A great thing about ribs is that they are forgiving. Rub them with seasonings. Plunge them into marinade. Mop them with sauce. Grill ’em, smoke ’em, do pretty much whatever you want with ’em. Ribs can take a lot of what you dish out. It is their compliant nature.
That doesn’t mean you can treat them willy-nilly. Abuse them by cooking them too fast or by not keeping your fire steady, and they’ll turn tough and dry on you.
“The key is temperature,” says Lonnie “Bubba” Smith. “Make sure the temperature is uniform.”
Smith ought to know. His family-and-friends team, Bubba Grills, has won numerous awards and, most recently, took first prize this year in the ribs category at the Memphis in May barbecue contest, one of the biggest such competitions in the country. The 49-year-old engineer, who manufactures his own line of grills, learned to barbecue while growing up in Georgia, where he still lives. “I started out watching my great-uncles raise the pigs, shoot ’em on Saturday morning and put ’em on the grill till Sunday,” he says.
His advice? “Be a sponge,” he says. “Soak up everything that everybody does. We keep a journal of everything we do. You have to take notes, and go on what worked and what didn’t.”
But as exacting as he is, he acknowledges that cooking ribs is also about feel. “It’s an art and a science,” he says. “The ambient temperature outside makes a big difference. A 100-degree day is a lot different from a 70-degree day, and a 70-degree day is a whole lot different from a 50-degree day.”
On Monday, Smith will be with his family and friends having — what else? — a barbecue. No matter how hot it is outdoors, Smith will cook the ribs.

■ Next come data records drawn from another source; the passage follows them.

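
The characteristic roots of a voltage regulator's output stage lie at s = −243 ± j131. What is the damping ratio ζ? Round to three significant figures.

The poles are at −σ ± jω_d with σ = 243 and ω_d = 131, so ω_n = √(σ²+ω_d²) = 276 rad/s and ζ = σ/ω_n = 0.880.

ζ ≈ 0.880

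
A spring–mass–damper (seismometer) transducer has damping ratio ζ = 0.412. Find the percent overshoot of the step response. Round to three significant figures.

%OS ≈ 24.2%

For an underdamped second-order system, %OS = 100·exp(−πζ/√(1−ζ²)).
πζ/√(1−ζ²) = π·0.412/√(1−0.170) = 1.420, so %OS = 100·e^(−1.420) = 24.2%.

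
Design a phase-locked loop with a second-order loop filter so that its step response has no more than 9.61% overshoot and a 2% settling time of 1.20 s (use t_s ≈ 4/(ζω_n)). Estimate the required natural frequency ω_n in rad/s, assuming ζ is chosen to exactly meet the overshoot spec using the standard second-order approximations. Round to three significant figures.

Inverting the overshoot relation: ζ = |ln 0.0961|/√(π² + ln²0.0961) = 0.598.
From t_s ≈ 4/(ζω_n): ω_n = 4/(ζ·t_s) = 4/(0.598·1.20) = 5.58 rad/s.

ω_n ≈ 5.58 rad/s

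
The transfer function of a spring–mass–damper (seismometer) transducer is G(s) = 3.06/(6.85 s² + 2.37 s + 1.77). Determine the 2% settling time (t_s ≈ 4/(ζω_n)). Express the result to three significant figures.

t_s ≈ 23.1 s

Dividing through by 6.85: denominator becomes s² + 0.3460 s + 0.2584.
So ω_n = √0.2584 = 0.508 rad/s and ζ = 0.3460/(2·0.508) = 0.340.
t_s ≈ 4/(ζω_n) = 23.1 s.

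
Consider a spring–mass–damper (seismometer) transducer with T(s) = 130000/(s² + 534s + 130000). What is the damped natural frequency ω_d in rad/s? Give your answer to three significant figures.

Matching coefficients with s² + 2ζω_n s + ω_n² gives ω_n² = 130000 ⇒ ω_n = 361 rad/s, and ζ = 534/(2ω_n) = 0.741.
ω_d = 361·√(1 − 0.741²) = 242 rad/s.

ω_d ≈ 242 rad/s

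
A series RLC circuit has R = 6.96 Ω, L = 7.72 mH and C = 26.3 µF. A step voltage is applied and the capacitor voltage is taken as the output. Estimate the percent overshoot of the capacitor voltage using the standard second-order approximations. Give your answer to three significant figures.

For a series RLC circuit (capacitor voltage as output), ω_n = 1/√(LC) = 1/√(7.72 mH · 26.3 µF) = 2220 rad/s.
ζ = (R/2)·√(C/L) = (6.96/2)·√(26.3 µF/7.72 mH) = 0.203.
%OS = 100 e^{−πζ/√(1−ζ²)} with ζ = 0.203 gives 52.1%.

%OS ≈ 52.1%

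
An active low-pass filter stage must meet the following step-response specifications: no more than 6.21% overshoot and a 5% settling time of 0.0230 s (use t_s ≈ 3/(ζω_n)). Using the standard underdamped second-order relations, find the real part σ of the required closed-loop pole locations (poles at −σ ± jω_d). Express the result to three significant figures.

The settling-time spec alone fixes σ = ζω_n = 3/t_s = 3/0.0230 = 130.
(Overshoot then fixes ζ = 0.663 and hence ω_d = σ·√(1−ζ²)/ζ = 147 rad/s.)

σ ≈ 130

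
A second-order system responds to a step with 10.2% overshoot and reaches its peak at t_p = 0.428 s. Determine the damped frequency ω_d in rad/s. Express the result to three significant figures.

ω_d ≈ 7.34 rad/s

t_p = π/ω_d, so ω_d = π/0.428 = 7.34 rad/s.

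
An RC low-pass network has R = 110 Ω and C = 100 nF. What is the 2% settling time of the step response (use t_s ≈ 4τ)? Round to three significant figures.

t_s ≈ 0.0000440 s

τ = RC = 110 × 100 nF = 0.0000110 s.
t_s ≈ 4τ = 0.0000440 s.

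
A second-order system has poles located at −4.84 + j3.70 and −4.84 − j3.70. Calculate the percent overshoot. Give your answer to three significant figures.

%OS ≈ 1.64%

The poles are at −σ ± jω_d with σ = 4.84 and ω_d = 3.70, so ω_n = √(σ²+ω_d²) = 6.09 rad/s and ζ = σ/ω_n = 0.794.
%OS = 100·exp(−πζ/√(1−ζ²)) = 1.64%.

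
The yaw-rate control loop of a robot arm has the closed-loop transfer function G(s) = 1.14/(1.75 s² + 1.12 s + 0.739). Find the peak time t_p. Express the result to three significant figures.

Dividing through by 1.75: denominator becomes s² + 0.6400 s + 0.4223.
So ω_n = √0.4223 = 0.650 rad/s and ζ = 0.6400/(2·0.650) = 0.492.
ω_d = 0.650·√(1 − 0.492²) = 0.566 rad/s. t_p = π/ω_d = 5.55 s.

t_p ≈ 5.55 s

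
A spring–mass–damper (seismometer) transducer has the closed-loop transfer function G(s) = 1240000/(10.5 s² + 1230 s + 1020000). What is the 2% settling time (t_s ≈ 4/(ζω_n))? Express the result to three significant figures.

t_s ≈ 0.0683 s

Dividing through by 10.5: denominator becomes s² + 117.1 s + 97140.
So ω_n = √97140 = 312 rad/s and ζ = 117.1/(2·312) = 0.188.
t_s ≈ 4/(ζω_n) = 0.0683 s.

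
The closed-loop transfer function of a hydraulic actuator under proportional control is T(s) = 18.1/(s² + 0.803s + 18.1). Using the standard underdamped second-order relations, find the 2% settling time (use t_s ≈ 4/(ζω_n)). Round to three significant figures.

t_s ≈ 9.96 s

Matching coefficients with s² + 2ζω_n s + ω_n² gives ω_n² = 18.1 ⇒ ω_n = 4.25 rad/s, and ζ = 0.803/(2ω_n) = 0.0944.
t_s ≈ 4/(ζω_n) = 4/(0.0944·4.25) = 9.96 s.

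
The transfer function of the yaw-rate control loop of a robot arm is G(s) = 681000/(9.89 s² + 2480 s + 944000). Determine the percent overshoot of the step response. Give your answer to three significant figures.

Dividing through by 9.89: denominator becomes s² + 250.8 s + 95450.
So ω_n = √95450 = 309 rad/s and ζ = 250.8/(2·309) = 0.406.
Overshoot: exp(−π·0.406/√(1−0.406²)) = 0.248, i.e. 24.8%.

%OS ≈ 24.8%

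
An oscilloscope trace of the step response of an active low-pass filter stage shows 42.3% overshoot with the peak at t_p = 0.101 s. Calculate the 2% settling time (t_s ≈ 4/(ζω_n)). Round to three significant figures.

t_s ≈ 0.470 s

The overshoot fixes ζ = −ln(OS)/√(π²+ln²(OS)) = 0.264.
t_p = π/ω_d ⇒ ω_d = 31.1 rad/s; then ω_n = ω_d/√(1−ζ²) = 32.3 rad/s.
t_s ≈ 4/(ζω_n) = 4/(0.264·32.3) = 0.470 s.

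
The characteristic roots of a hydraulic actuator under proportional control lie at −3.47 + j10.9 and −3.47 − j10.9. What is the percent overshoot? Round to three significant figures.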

Lou Cantolupo, meanwhile, won’t be holding backyard court this Fourth. Last summer he moved to France, where he lives in an apartment and is prohibited from grilling or smoking. And he’s none too happy about it. When he got an e-mail from a store that carries American products, featuring recipes for things such as red, white and blue cake, he had one reaction: “Oh, man. I want to barbecue.”